『少女ゾンビ』

なんともひどいマンガ…であるはずのものが、時間が経っても忘れることのできない違和感となって残ることがある。今回それに当たるのが、ヒロモト森一の『少女ゾンビ』。この作品から一体何を言えばよいのか。世紀末的叙事詩?殴り書きのような画を主にし、むせかえるような湿気の漂う地上、地の底から湧いてきたかのようなゾンビの群れ*1。ゾンビがなぜ発生したかも、ゾンビ殺しのゾンビがいったい何者なのかも問われずに、ただ、それぞれの場所でのできごとが無造作に投げ込まれる。
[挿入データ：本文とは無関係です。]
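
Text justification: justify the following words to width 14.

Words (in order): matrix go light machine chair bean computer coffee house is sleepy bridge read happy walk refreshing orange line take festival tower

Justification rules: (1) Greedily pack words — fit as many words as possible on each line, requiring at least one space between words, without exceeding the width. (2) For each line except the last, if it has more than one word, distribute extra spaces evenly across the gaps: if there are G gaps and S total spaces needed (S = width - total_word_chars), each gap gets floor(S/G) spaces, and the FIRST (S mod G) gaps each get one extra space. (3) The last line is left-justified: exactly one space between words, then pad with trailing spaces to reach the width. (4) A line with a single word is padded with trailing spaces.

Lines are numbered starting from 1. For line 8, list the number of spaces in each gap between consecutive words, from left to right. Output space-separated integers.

Answer: 5

Derivation:
Line 1: ['matrix', 'go'] (min_width=9, slack=5)
Line 2: ['light', 'machine'] (min_width=13, slack=1)
Line 3: ['chair', 'bean'] (min_width=10, slack=4)
Line 4: ['computer'] (min_width=8, slack=6)
Line 5: ['coffee', 'house'] (min_width=12, slack=2)
Line 6: ['is', 'sleepy'] (min_width=9, slack=5)
Line 7: ['bridge', 'read'] (min_width=11, slack=3)
Line 8: ['happy', 'walk'] (min_width=10, slack=4)
Line 9: ['refreshing'] (min_width=10, slack=4)
Line 10: ['orange', 'line'] (min_width=11, slack=3)
Line 11: ['take', 'festival'] (min_width=13, slack=1)
Line 12: ['tower'] (min_width=5, slack=9)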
生きている者は知らず死んだ者に噛まれて道連れになり、あるいは生者・死者を問わず艶めかしく張った軀をあらわに徘徊し、まぐわう。画力はある。しかし何かの怨念のように、あるいは反体制的文化の流れに乗り、このような無造作な絵がズラズラと並ぶのだ。そして物語として収斂しそうなネタがまとまり、最後に形となっていく。これはパニック物を形にしたのだろう。しかしなんだこの違和感は。破綻している、と言っていいのかさえも分からなくなる。これがゾンビ、パニックの本格派だと?何と言えばいいのかは、後回しだ。違和感のコレ。

少女ゾンビ (GAコミックス)

少女ゾンビ (GAコミックス)

*1:CG彩色のせいだろう。濃く彩られたCG彩色は、単色印刷で汚らしく、息苦しい様子を作り出す。3色刷りでも同じ!!